Public to question NY Mills school cuts March 9
There are many questions around the anticipated school cuts and people want answers. The public will have a chance to address the New York Mills School Board and administration during a public meeting Monday, 6 p.m., in the performing arts center.
School superintendent Todd Cameron presented a first reading of proposed cuts at the Feb. 23 board meeting. The proposal calls for $440,000 cut from the 2009-10 budget. The proposed reductions are administration, district office staff, elementary school office, maintenance staff, supervisor salary reductions, as well as four full-time equivalent teacher positions.
The plan presented to board listed cutting the elementary school principal position and the elementary secretary position. According to the information presented, cutting the principal position would save $80,000 and the secretary position would cut $30,000 from the budget.
What will happen with the elementary office is one big question being asked in the community since the information was released.
Cameron said this week if the board approved the plan to eliminate one administrator and the elementary secretary position then the duties would likely be divvied up between remaining administrators and office staff.
"This meeting March 9 is an opportunity for citizens to speak," Cameron said. "No board decisions will be made at that time but this is an opportunity for us to listen, and to hear what people's thoughts, ideas and concerns are."
The district is facing a nearly $150,000 budget shortfall next year. The $440,000 in cuts would leave an estimated $300,000 fund balance. Some in the public have questioned whether that fund balance is necessary. The district over the past few years has been working toward maintaining a $300,000 reserve to cover any unforseen costs, as well as capital and facilities improvements.
Cameron has met with staff members to hear what their questions are concerning the budget cuts. According to the first reading, the district would cut four full-time equivalent teacher positions. Whether that would actually mean four teachers, or a combination of full-time and half-time positions, won't be clear until the final decision is made at the March 23 board meeting.
The talk of anticipated federal stimulus money making its way to the general fund has people asking more questions. When, and how much money, will New York Mills see? Cameron has been asked those questions numerous times and says the answers just aren't out there yet. He's seen a few different numbers, but calls the figures "arbitrary" at this point.
For most rural Minnesota schools the stimulus money targeted for special education could be rejected. Preliminary estimates suggest New York Mills qualifies for about $156,000 in IDEA special education money, with an additional $96,000 possibly coming in Title I funding.

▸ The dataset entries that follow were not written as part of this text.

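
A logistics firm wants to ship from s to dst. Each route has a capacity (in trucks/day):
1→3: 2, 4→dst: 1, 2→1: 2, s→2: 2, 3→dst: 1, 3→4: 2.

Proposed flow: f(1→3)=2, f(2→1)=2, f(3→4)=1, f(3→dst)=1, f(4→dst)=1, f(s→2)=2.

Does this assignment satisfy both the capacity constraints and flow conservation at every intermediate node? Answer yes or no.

Every edge has 0 ≤ f(e) ≤ cap(e).
At each intermediate node, inflow equals outflow.

Yes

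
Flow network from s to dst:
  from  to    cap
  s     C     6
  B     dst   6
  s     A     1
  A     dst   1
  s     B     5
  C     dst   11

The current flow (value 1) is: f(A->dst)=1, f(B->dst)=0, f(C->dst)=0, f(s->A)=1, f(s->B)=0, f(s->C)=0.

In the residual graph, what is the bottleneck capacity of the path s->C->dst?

6

Residual capacities along the path: s->C: 6, C->dst: 11.
Minimum is 6.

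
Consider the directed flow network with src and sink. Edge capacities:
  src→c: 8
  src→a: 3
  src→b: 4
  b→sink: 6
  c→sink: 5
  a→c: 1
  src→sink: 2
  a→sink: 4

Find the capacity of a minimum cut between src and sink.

Max flow = 14 (via 4 augmenting paths).
In the residual at optimum, the set reachable from src is {c, src}.
Cut edges: src→a (cap 3), src→b (cap 4), src→sink (cap 2), c→sink (cap 5). Sum = 14.

14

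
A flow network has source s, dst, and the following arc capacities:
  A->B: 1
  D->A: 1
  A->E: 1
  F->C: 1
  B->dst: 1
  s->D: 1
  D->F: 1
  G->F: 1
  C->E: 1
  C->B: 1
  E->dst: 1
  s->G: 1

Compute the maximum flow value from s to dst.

2

Augment s->D->A->B->dst: bottleneck 1. Total 1.
Augment s->G->F->C->E->dst: bottleneck 1. Total 2.
No augmenting path remains in the residual graph.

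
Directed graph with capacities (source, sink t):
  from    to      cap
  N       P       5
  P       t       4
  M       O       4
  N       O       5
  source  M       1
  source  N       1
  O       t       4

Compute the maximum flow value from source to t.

2

Augment source→M→O→t: bottleneck 1. Total 1.
Augment source→N→P→t: bottleneck 1. Total 2.
No augmenting path remains in the residual graph.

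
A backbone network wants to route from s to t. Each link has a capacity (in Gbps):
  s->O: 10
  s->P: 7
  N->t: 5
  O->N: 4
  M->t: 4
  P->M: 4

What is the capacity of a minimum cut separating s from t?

Max flow = 8 (via 2 augmenting paths).
In the residual at optimum, the set reachable from s is {O, P, s}.
Cut edges: P->M (cap 4), O->N (cap 4). Sum = 8.

8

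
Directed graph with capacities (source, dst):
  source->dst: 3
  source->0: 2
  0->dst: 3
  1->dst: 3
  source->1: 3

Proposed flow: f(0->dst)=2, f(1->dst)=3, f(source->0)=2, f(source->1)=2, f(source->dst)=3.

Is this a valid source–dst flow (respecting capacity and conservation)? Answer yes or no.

No

Conservation fails at 1: inflow 2 ≠ outflow 3.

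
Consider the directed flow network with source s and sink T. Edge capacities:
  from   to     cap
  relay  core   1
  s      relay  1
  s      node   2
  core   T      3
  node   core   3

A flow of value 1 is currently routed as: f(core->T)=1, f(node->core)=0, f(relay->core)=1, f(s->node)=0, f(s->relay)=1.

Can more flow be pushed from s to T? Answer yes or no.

Yes

Residual path s->node->core->T has bottleneck 2 > 0.
Pushing 2 along it raises the flow to 3, so the given flow is not maximum.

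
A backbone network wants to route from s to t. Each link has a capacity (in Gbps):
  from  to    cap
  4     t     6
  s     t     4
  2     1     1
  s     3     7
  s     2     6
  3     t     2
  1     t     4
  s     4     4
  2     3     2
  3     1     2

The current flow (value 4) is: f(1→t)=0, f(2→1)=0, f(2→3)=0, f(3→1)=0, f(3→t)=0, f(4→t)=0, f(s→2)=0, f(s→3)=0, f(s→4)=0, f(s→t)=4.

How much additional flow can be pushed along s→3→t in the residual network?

2

Residual capacities along the path: s→3: 7, 3→t: 2.
Minimum is 2.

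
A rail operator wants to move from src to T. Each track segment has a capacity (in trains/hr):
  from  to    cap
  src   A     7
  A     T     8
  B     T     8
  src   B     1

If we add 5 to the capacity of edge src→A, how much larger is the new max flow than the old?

1

Original max flow = 8.
After raising cap(src→A), augmenting paths through that edge carry 1 more unit.
New max flow = 9. Increase = 1.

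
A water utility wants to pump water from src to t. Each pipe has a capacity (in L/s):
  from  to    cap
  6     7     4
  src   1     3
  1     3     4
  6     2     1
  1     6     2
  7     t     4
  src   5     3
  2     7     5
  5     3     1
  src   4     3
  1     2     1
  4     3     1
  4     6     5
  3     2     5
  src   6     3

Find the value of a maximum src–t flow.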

The Title 1A stimulus money, aimed at improving learning for elementary students, could give local schools budgeting flexibility that may take off some financial pressure.
"At this point, I don't know the answer to the question about the stimulus money for education and exactly how much that will be, when we will receive it, or what the rules are for using the money," Cameron said. "We also don't know at this time what the state of Minnesota plans to do with a 5 billion dollars plus deficit and what affect this might have on education funding."
Cameron went on to say some of this information is not going to be known until June or later this summer. The school's budget cycle runs from June 30 to July 1 (fiscal year) and final budget must be approved by the school board prior to July 1.
Teachers are asking if, and when, the stimulus money arrives if there would be an opportunity for teacher positions to be reinstated. Cameron said that is something they would definitely consider, but keep in mind this is one-time money for this year only.
With NY Mills hosting last weekend's section wrestling tournament there were plenty of budget discussions throughout the two days of wrestling. People are wondering about the elementary science program, which is listed as being part of the proposed cuts. If that is the case, Cameron speculates, then elementary science would be taught in each classroom by classroom teachers.
The March 9 meeting is open to the public and the school board will follow policy, allowing for members of the public to comment, with a limit of 5 minutes per speaker.